Gunn’s shoulder nudge to the Justice Society of America with Nathan Fillion (Green Lantern), Isabela Merced (Hawkgirl), and Edi Gathegi (Mister Terrific) as the ‘Justice Gang,’ gives us an imperfect metahuman contrast to Superman’s moral purity…and a vehicle for much the film’s humor. Edi Gathegi’s turn as Mister Terrific, with the character’s smarts and deadpan delivery, provides a mouthpiece for the viewer: he’s always saying what we’re all thinking. It is as memorable as Corenswet’s portrayal of the Kryptonian. The addition of the trio, including Fillion’s blowharded take on the Lantern, adds just enough comedic weight to balance the thematic heaviness.

And then, there is Krypto. The manic mongrel with superpowers shows up early and steals every scene. Bravo to the animators who recreated the classic canine character with so much love and mischief. Gunn, in talking to the New York Times, admitted that his own rescue dog, Ozu, was the real life reference for the digital doggy. You will want to scruff that fuzzy mug and pull on that lopsided ear in every frame where he appears.
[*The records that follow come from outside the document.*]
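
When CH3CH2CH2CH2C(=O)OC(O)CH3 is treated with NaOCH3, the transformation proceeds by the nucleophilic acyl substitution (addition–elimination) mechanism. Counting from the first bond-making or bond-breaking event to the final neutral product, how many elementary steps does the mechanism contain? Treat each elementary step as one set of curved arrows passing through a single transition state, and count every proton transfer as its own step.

Step 1: A lone pair on the O of CH3O⁻ attacks the electrophilic acyl carbon; the π(C=O) electrons move onto oxygen, giving a tetrahedral intermediate.
Step 2: Elimination step: re-formation of the carbonyl π bond drives out CH3CO2⁻, giving the new acyl compound.
Total: 2 elementary steps.

2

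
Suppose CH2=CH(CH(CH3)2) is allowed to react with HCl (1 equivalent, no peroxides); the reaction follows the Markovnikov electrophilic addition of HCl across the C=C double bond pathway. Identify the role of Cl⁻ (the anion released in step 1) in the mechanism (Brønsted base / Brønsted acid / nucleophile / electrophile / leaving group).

nucleophile

Step 3: The Cl⁻ anion donates a lone pair to the carbocation, forming the new C–Cl σ-bond and giving the neutral alkyl halide.
Cl⁻ (the anion released in step 1) donates an electron pair to form a new σ-bond to carbon — it is the nucleophile.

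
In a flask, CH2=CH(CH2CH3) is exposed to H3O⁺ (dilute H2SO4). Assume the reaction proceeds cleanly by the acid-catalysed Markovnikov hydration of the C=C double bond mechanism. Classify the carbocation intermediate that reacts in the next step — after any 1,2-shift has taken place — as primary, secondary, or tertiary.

Step 1: The π electrons of the C=C bond attack a proton of H3O⁺; Markovnikov addition places the new C–H on the less-substituted alkene carbon, so the positive charge ends up on the more-substituted carbon — a secondary carbocation. H2O is released.
No single 1,2-shift to an adjacent carbon would give a more-substituted cation, so no rearrangement occurs.

secondary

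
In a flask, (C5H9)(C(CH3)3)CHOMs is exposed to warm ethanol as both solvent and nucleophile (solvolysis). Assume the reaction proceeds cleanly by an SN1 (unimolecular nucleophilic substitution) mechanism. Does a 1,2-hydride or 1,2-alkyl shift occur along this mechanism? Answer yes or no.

yes

The first-formed carbocation is secondary.
The adjacent cyclopentyl carbon already bears 2 other carbon substituents and has a hydrogen to migrate; after a 1,2-hydride shift from that carbon the positive charge sits on a tertiary centre.
Tertiary is more stable than secondary, so the shift occurs.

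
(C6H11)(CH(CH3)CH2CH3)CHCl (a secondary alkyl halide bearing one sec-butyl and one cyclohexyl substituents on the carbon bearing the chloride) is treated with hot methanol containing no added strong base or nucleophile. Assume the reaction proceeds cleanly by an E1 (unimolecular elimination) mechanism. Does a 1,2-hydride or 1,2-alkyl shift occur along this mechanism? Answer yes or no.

yes

The first-formed carbocation is secondary.
The adjacent sec-butyl carbon already bears 2 other carbon substituents and has a hydrogen to migrate; after a 1,2-hydride shift from that carbon the positive charge sits on a tertiary centre.
Tertiary is more stable than secondary, so the shift occurs.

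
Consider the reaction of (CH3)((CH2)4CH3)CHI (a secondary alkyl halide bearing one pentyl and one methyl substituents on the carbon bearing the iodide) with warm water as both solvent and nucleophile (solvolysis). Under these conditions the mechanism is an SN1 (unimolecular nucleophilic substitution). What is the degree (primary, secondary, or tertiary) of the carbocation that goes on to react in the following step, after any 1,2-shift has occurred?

Step 1: Rate-determining heterolysis of the C–I bond gives I⁻ and a secondary carbocation.
No single 1,2-shift to an adjacent carbon would give a more-substituted cation, so no rearrangement occurs.

secondary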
Taking on Superman, a character so deeply ingrained in pop culture brings many risks. Corenswet will suffer the inevitable comparisons to Reeve, Cavill, and Cain (lol, j/k), not to mention all the publication takes. We bring so many expectations to witness with yet another Superman. The actor, thankfully, brings Clark and Kalel to life with emotional patience and subtlety. Corenswet’s performance is more introspective, more frustrated, more real than its predecessors. The screenplay undercuts some of his skills with its rapid shifts, but he rises above it. Looking at performance alone, it is an unqualified success.
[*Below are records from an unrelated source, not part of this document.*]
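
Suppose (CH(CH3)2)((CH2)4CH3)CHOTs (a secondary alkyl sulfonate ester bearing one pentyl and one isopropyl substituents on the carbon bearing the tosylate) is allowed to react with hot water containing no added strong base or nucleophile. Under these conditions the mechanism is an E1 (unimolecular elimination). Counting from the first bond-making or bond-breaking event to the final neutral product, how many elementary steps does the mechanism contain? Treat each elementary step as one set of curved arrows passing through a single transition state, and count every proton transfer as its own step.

3

Step 1: The C–O bond breaks with both electrons going to the tosylate; TsO⁻ leaves and a secondary carbocation remains.
Step 2: A 1,2-hydride shift from the adjacent isopropyl carbon moves the positive charge from the secondary centre to an adjacent carbon, generating a more stable tertiary carbocation.
Step 3: A water molecule (solvent) deprotonates a β-carbon; as the C–H bond breaks, those electrons form the new alkene π bond.
Total: 3 elementary steps.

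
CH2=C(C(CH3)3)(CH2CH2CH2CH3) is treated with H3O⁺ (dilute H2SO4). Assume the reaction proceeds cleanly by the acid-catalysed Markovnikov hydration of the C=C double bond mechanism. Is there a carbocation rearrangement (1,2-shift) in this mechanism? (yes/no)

The first-formed carbocation is tertiary.
No single 1,2-shift to an adjacent carbon would produce a more-substituted cation than the one already present, so no rearrangement occurs.

no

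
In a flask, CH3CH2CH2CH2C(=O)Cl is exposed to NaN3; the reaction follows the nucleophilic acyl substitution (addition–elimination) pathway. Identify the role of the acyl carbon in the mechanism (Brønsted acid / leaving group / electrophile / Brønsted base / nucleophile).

electrophile

Step 1: Nucleophilic addition of N3⁻ to the acyl carbon breaks the π(C=O) bond and yields a tetrahedral, anionic intermediate.
The acyl carbon accepts an electron pair into an empty or π* orbital — it is the electrophile.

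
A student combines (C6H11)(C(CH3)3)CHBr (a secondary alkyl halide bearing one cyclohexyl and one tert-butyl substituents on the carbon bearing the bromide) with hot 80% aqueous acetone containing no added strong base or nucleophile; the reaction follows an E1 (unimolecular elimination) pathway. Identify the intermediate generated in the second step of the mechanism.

Step 1: Unassisted departure of Br⁻ (taking the C–Br bonding pair) generates a secondary carbocation.
Step 2: A 1,2-hydride shift from the adjacent cyclohexyl carbon moves the positive charge from the secondary centre to an adjacent carbon, generating a more stable tertiary carbocation.
After step 2 the species present is a tertiary carbocation.

tertiary carbocation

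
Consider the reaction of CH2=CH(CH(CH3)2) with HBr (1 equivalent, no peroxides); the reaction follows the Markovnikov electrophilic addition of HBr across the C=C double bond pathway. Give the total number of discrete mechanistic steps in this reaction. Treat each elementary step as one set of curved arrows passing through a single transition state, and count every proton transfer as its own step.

Step 1: Protonation of the alkene by HBr: the π bond acts as the nucleophile and picks up H⁺, giving the more stable (Markovnikov) secondary carbocation. The H–Br bond breaks heterolytically, releasing Br⁻.
Step 2: A hydride (H with its bonding pair) migrates from the adjacent isopropyl carbon to the cationic centre — a 1,2-hydride shift — upgrading the secondary cation to a tertiary one.
Step 3: The Br⁻ anion donates a lone pair to the carbocation, forming the new C–Br σ-bond and giving the neutral alkyl halide.
Total: 3 elementary steps.

3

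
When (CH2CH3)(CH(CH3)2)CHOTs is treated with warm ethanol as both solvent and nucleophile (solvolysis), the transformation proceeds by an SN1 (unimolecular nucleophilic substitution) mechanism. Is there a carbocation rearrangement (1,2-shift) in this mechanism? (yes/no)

yes

The first-formed carbocation is secondary.
The adjacent isopropyl carbon already bears 2 other carbon substituents and has a hydrogen to migrate; after a 1,2-hydride shift from that carbon the positive charge sits on a tertiary centre.
Tertiary is more stable than secondary, so the shift occurs.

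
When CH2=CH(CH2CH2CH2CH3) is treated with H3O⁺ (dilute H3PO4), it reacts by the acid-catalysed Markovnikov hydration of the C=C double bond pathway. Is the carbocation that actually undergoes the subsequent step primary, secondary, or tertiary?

Step 1: Electrophilic addition begins with the π(C=C) electrons forming a bond to the proton of H3O⁺. Following Markovnikov's rule, the resulting cation is secondary. H2O is released.
No single 1,2-shift to an adjacent carbon would give a more-substituted cation, so no rearrangement occurs.

secondary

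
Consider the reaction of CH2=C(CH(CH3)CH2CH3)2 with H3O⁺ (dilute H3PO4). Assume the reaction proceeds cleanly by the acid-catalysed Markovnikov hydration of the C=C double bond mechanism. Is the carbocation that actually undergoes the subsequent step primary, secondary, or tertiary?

tertiary

Step 1: The π electrons of the C=C bond attack a proton of H3O⁺; Markovnikov addition places the new C–H on the less-substituted alkene carbon, so the positive charge ends up on the more-substituted carbon — a tertiary carbocation. H2O is released.
No single 1,2-shift to an adjacent carbon would give a more-substituted cation, so no rearrangement occurs.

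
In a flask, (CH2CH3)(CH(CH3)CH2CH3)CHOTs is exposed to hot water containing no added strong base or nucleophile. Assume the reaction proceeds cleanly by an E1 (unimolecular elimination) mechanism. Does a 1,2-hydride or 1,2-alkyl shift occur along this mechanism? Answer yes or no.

yes

The first-formed carbocation is secondary.
The adjacent sec-butyl carbon already bears 2 other carbon substituents and has a hydrogen to migrate; after a 1,2-hydride shift from that carbon the positive charge sits on a tertiary centre.
Tertiary is more stable than secondary, so the shift occurs.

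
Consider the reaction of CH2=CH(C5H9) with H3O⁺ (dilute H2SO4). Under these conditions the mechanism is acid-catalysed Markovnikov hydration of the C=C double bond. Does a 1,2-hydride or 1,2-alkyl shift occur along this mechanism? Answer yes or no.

yes

The first-formed carbocation is secondary.
The adjacent cyclopentyl carbon already bears 2 other carbon substituents and has a hydrogen to migrate; after a 1,2-hydride shift from that carbon the positive charge sits on a tertiary centre.
Tertiary is more stable than secondary, so the shift occurs.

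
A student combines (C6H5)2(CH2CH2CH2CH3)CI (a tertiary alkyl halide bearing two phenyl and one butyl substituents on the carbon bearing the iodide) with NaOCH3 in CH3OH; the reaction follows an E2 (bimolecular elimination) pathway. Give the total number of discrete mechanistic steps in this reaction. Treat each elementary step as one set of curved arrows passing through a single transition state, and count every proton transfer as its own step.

Step 1: The strong base CH3O⁻ removes a β-hydrogen; in the same concerted event the electrons of the breaking C–H bond form the new π(C=C) bond and the C–I σ-bond breaks, expelling I⁻. Anti-periplanar geometry; one transition state.
Total: 1 elementary step.

1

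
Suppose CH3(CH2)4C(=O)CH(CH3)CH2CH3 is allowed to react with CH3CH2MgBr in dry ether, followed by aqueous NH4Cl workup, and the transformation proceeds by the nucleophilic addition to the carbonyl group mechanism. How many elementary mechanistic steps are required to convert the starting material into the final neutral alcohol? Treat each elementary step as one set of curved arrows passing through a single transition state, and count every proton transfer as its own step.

Step 1: Nucleophilic addition: the carbanion-like carbon of CH3CH2MgBr adds to the carbonyl carbon, pushing the π(C=O) electron pair onto oxygen and giving a tetrahedral alkoxide.
Step 2: On aqueous NH4Cl workup the alkoxide oxygen is protonated, giving an alcohol.
Total: 2 elementary steps.

2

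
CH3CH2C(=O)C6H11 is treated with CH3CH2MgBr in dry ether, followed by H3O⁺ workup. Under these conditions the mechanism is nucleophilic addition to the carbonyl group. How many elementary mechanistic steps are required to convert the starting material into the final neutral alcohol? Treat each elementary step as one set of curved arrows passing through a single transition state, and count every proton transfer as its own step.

Step 1: A lone pair / filled orbital on the carbanion-like carbon of CH3CH2MgBr attacks the electrophilic carbonyl carbon; the π(C=O) electrons shift onto oxygen, producing a tetrahedral alkoxide intermediate.
Step 2: Protonation of the alkoxide by H3O⁺ workup furnishes an alcohol.
Total: 2 elementary steps.

2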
Superman (2025) is a Superman for our time. Our imperfect moment. It is sometimes a muddled mess of geopolitical and sociological contrived bullshit, but that is our world right now. The blunt hammer of Gunn’s film is its willingness to drop an honest character into our time…and exploring how much that would suck. Despite its flaws, the return of Superman is a happy blindbox of comic book tropes. The big ‘S’ is clearly printed on the top, but you will never know what’s revealed until wrapper is peeled back. It’s all Superman, but not always the one you expected.